# OEM oil pan heater ... do I need one?



## BodhiBenz1987 (Jan 13, 2018)

I am getting ready to order a Cruze sedan with the 1.6 and manual and I'm trying to decide what add-ons I want. I can't decide if the oil pan heater would really be useful where I live ... I'm in Delaware and we usually have only a few days in below 20F, single digits pretty rare and 0F very rare. I can probably put the car in the garage if there's a really cold snap. I read in an another thread that for the 1st gen diesels, the oil pan heater had a thermostat and didn't even come on until -18C in which case it would basically never even come on for me. Is that the case for the Gen 2 heater as well? My inclination is to skip it but curious if anyone has any different thoughts.


----------



## BobJacobson (Jan 10, 2018)

According to the manual it's the same. Won't come on till -18c


----------



## Snipesy (Dec 7, 2015)

It probably is the exact same heater..

In Toronto you don't need it unless you want to maximize your engine life (you will probably total it before that happens).
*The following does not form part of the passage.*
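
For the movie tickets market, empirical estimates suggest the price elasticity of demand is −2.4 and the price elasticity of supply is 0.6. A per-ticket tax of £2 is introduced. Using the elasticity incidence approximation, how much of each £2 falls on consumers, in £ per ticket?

Consumers bear ≈ £0.4 per ticket.

Incidence ratio: consumers' share ≈ εs / (εs + |εd|) = 0.6 / (0.6 + 2.4) = 0.2.
So consumers bear ≈ 0.2 × £2 = £0.4; sellers bear £1.6.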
In Delaware you definitely don't need it.


----------



## BodhiBenz1987 (Jan 13, 2018)

Thanks guys! That answers that then. Both my 87 Mercedes and 05 Jeep have block heaters and I never once plugged them in since they always started without trouble ... in hindsight I worry if it caused them any unnecessary wear (both still run fine). But if the Cruze's heater won't ever even turn on there's nothing to gain from it. One decision made easier. :happy:


----------



## 91794 (Mar 25, 2015)

In frigid weather , 2017 cruze diesel warms up coolant and cabin faster than my gassers. 
Impressive engineering! All four of my Vw tdis took nearly a half hour to warm up in similar weather and driving.
Gassers: 015 ss sedan, 016 sonic lt , 2005 gto.


----------



## HondaTech2016 (Apr 20, 2017)

It was 0 degrees here in KY a few days this winter and in the single digits for a week or so straight. My car never failed to start or even struggled really. It would take the time the glow plugs needed to work, but never more than a few seconds.


----------



## johnmo (Mar 2, 2017)

HondaTech2016 said:


> It was 0 degrees here in KY a few days this winter and in the single digits for a week or so straight. My car never failed to start or even struggled really. It would take the time the glow plugs needed to work, but never more than a few seconds.


Ditto. Also in KY.

There were some days that the temperature gauge never hit normal operating temperature because it was really, really cold, but no starting or drivability issues. The heated steering wheel really has me spoiled.


----------



## boraz (Aug 29, 2013)

absolutely not

first winter of the gen1 i couldnt used my pan heater cuz the cord was on recall for fires

car started fine to -51f w/o the oil pan heater

when i have used it, you can just BARELY feel the tip of the dipstick being warmer than when not plugged in.


----------